ALGUEM ME SALVA POR FAVOR
Uma das funções sociais mais importantes do cinema é criar um equilíbrio entre o homem e o aparelho. O cinema não realiza essa tarefa pelo modo como o homem se representa diante do aparelho, mas pelo modo com que ele representa o mundo, graças a esse aparelho. Através dos seus grandes planos, de sua ênfase sobre pormenor es ocultos dos objetos que nos são familiares, e de sua investigação dos ambientes mais vulgares sob a direção genial da objetiva, o cinema faz-nos vislumbrar,por um lado, os mil condicionamentos que determinam nossa existência, e por outro assegura-nos um grande e insuspeitado espaço de liberdade. Nossos cafés e nossas ruas, nossos escritórios e nossos quartos alugados, nossas estações e nossas fábricas pareciam aprisionar-nos inapelavelmente. Veio então o cinema, que fez explodir esse universo carcerário com a dinamite dos seus décimos de segundo, permitindo-nos empreender viagens aventurosas entre as ruínas arremessadas a distância. O espaço se amplia com o grande plano, o movimento se torna vagaroso com a câmara lenta. É evidente, pois, que a natureza que se dirige à câmera não é a mesma que a que se dirige ao olhar. A diferença está principalmente no fato de que o espaço em que o homem age conscientemente é substituído por outro em que sua ação é inconsciente. Se podemos perceber o caminhar de uma pessoa, por exemplo, ainda que em grandes traços, nada sabemos, em compensação, sobre sua atitude precisa na fração de segundo em que ela dá um passo. O gesto de pegar um isqueiro ou uma colher nos é aproximadamente familiar, mas nada sabemos sobre o que se passa verdadeiramente entre a mão e o metal, e muito menos sobre as alterações provocadas nesse gesto pelos nossos vários estados de espírito. Aqui intervém a câmera com seus inúmeros recursos auxiliares, suas imersões e emersões, suas interrupções e seus isolamentos, suas extensões e suas acelerações, suas ampliações e miniaturizações. Ela nos abre, pela primeira vez, a experiência do inconsciente ótico, do mesmo modo que a psicanálise nos abre a experiência do inconsciente pulsional. BENJAMIN, Walter. A obra de arte na era de sua reprodutibilidade técnica. São Paulo: Brasiliense, 1994. p. 189.

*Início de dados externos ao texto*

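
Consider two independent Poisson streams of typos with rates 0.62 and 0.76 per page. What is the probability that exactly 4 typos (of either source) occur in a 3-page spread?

Independent Poisson processes superpose: combined rate λ = 0.62 + 0.76 = 1.38 per page.
Over the interval, μ = 1.38 × 3 = 4.14 (a 3-page spread = 3 pages).
P(N = 4) = e^(−4.14) · 4.14^4/4! ≈ 0.1949.

0.1949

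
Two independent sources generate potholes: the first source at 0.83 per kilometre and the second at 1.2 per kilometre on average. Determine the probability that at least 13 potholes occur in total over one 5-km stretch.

0.2229

Independent Poisson processes superpose: combined rate λ = 0.83 + 1.2 = 2.03 per kilometre.
Over the interval, μ = 2.03 × 5 = 10.15 (a 5-km stretch = 5 kilometres).
P(N ≥ 13) = 1 − P(N ≤ 12) ≈ 0.2229.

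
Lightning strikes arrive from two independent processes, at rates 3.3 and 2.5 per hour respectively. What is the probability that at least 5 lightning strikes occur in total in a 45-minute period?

0.4392

Independent Poisson processes superpose: combined rate λ = 3.3 + 2.5 = 5.8 per hour.
Over the interval, μ = 5.8 × 0.75 = 4.35 (a 45-minute period = 0.75 hours).
P(N ≥ 5) = 1 − P(N ≤ 4) ≈ 0.4392.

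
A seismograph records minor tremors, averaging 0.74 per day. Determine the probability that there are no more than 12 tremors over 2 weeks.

Over the interval, μ = 0.74 × 14 = 10.36 (2 weeks = 14 days).
P(N ≤ 12) = Σ_{j=0}^{12} e^(−μ) μ^j/j! ≈ 0.7563.

0.7563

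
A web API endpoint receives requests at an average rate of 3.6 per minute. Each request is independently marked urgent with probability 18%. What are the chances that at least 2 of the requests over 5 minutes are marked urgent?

0.8339

Thinning: the requests that are marked urgent themselves form a Poisson process with rate 0.18 × 3.6 = 0.648 per minute.
Over the interval, μ = 0.648 × 5 = 3.24 (5 minutes).
P(N ≥ 2) = 1 − P(N ≤ 1) ≈ 0.8339.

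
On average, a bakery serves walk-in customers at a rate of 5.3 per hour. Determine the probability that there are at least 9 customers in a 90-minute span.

0.4005

Over the interval, μ = 5.3 × 1.5 = 7.95 (a 90-minute span = 1.5 hours).
P(N ≥ 9) = 1 − P(N ≤ 8) = 1 − Σ_{j=0}^{8} e^(−μ) μ^j/j! ≈ 0.4005.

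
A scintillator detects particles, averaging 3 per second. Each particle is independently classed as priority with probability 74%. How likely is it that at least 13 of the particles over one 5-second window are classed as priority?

0.3223

Thinning: the particles that are classed as priority themselves form a Poisson process with rate 0.74 × 3 = 2.22 per second.
Over the interval, μ = 2.22 × 5 = 11.1 (a 5-second window = 5 seconds).
P(N ≥ 13) = 1 − P(N ≤ 12) ≈ 0.3223.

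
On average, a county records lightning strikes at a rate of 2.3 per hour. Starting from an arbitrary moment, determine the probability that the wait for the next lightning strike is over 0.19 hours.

The wait for the next event is exponential with rate λ = 2.3 per hour.
P(T > 0.19) = e^(−λt) = e^(−2.3 × 0.19) = e^(−0.437) ≈ 0.6460.

0.6460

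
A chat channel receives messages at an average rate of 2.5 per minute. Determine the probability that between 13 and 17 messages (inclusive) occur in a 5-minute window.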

De acordo com o texto, o cinema pode ser considerado uma arte? (resposta tem que ter mais que 10 linhas)
Soluções para a tarefa
Resposta:
O autor, como evidenciado no próprio texto, evidencia o caráter libertador do cinema, responsável por emancipar o homem de sua condição nas fábricas, nos quartos alugados, em resumo, de sua vida aprisionante. Não é esse pois o papel da arte? Transpor uma realidade inatingível ou mesmo improvável como via de entretenimento ou então de crítica? Nesse sentido, o cinema cumpre seu papel com primazia, uma vez que não basta à lente da câmera o retrato objetivo do cotidiano, mas sim construir juntamente com todos os elementos da linguagem cinematográfica, uma narrativa que contemple mais do que a mesmice da vida humana, em histórias fantasiosas ou revolucionárias, a fim de retratar a realidade de um mundo fantástico e de engrandecer a alma de quem o acompanha e que reflete sobre o mesmo. O cinema revela-se tão arte como a música, a pintura ou a escultura.